It’s hard to believe that the Waterpik water flosser has been around for 53 years. Since 1962 it has been removing plaque and food debris from teeth and gums leaving healthier smiles in its wake. Its pulsating action flushes bacterial toxins and food particles from along the gum line and in-between teeth. It’s especially helpful for people with restorative dental work like bridges, both fixed and non-removable, braces (orthodontic work) and shallow gum pockets. But can it release the hard tartar and calculus from teeth? Can you do without the twice-yearly dental checkups if you brush, floss and use a waterpik every day?
The short answer is no. Even if you never miss brushing twice a day and flossing daily, and even if you follow-up it all with a water flosser, like Waterpik, you should still have a dental professional examine your mouth, teeth and gums every 6 months. Not only is it important to be checked for oral cancer, but yearly x-rays can help identify problems with teeth and the surrounding tissue and bone in its early stages.
How does calculus or tartar form?
Calculus or tartar is formed from bacterial plaque which is a sticky coating. Let’s say your teeth and gums are similar to a coral reef in the ocean. Coral reefs form by attaching its larvae to a rock or other hard surface, just as oral bacteria cling to the hard surfaces of your teeth. Over time, the coral reef grows and expands in layers. Just as there are many species of corral, there are many different types of oral bacteria living together harmoniously in your mouth. These different species of bacteria are called biofilm. Left undisturbed, or when brushing and flossing is done improperly, the biofilm begins to form layers. With the aid of the minerals present in saliva, each layer has its own unique specialized structure that helps form calculus. If it is not removed while it’s still in its soft form, the bacteria or biofilms hardens into what is known as tartar or calculus.

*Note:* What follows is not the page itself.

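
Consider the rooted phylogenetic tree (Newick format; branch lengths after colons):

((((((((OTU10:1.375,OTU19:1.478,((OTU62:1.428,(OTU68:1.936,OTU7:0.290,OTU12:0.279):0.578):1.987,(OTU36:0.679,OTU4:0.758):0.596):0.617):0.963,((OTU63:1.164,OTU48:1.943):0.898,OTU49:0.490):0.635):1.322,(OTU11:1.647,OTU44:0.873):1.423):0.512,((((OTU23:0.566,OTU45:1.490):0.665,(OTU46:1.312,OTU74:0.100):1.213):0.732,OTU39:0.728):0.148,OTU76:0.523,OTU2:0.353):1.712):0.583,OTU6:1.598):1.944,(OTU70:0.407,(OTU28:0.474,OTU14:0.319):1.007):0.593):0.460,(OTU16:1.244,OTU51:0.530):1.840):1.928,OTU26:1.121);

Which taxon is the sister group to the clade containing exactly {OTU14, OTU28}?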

While some studies now show that waterpiks remove plaque as efficiently as traditional floss, I do not recommend giving up the daily habit if you floss. However, a waterpik can be an excellent addition to your daily dental regimen when used in combination with floss. Folks with poor dexterity, restorative dental work or who never floss will benefit from a waterpik in addition to their daily brushing. Your breath will smell better, your mouth will feel cleaner and your dental restorations or bridgework will last longer. Here are a few helpful tips on using a water flosser or waterpik.
Once plaque hardens into tartar, removal should be handled by a dental hygienist. If you take it upon yourself to remove tartar or calculus with some home remedy, you risk harming your gum tissue, scratching the tooth enamel or worse.
Is floss better than a waterpik?
Both traditional floss and water flossing have their place. But one of the best benefits to traditional ‘string’ floss is that it’s cheap and readily available. String floss is packaged in compact designs, and come in a variety of flavors and thicknesses, making it easy to carry with you anywhere you go. That’s something you can’t do with a waterpik. Another advantage to regular ‘string’ floss, especially if it’s the waxed variety, is that it can slide into and reach areas of tight contact between teeth or crowns that a waterpik may not reach.
The benefit of using a waterpik is that its pulsating action improves gum health by alleviating the inflammation and flushing away stray debris and oral bacteria where it can reach. People with bridgework, implants, veneers and crowns will also find it beneficial because the jet stream of water can keep the tissue and surrounding area healthy, especially if it’s awkward to clean with string floss. And keeping dental restorations clean from bacteria and tartar buildup means the restoration will last longer.
To sum it up, both a waterpik and traditional floss have a place in any dental hygiene regimen. Certainly a waterpik or water flossing is better than no flossing at all. But for interdental plaque nothing quite beats old-fashioned floss. Of course, there is no single tool or technique that is a ‘cure-all’ in the fight against tooth decay and gum disease. Ultimately, a combination of dental tools and techniques that you use every day, plus seeing your dentist twice a year, is the quickest way to a healthy smile you’ll have for a lifetime.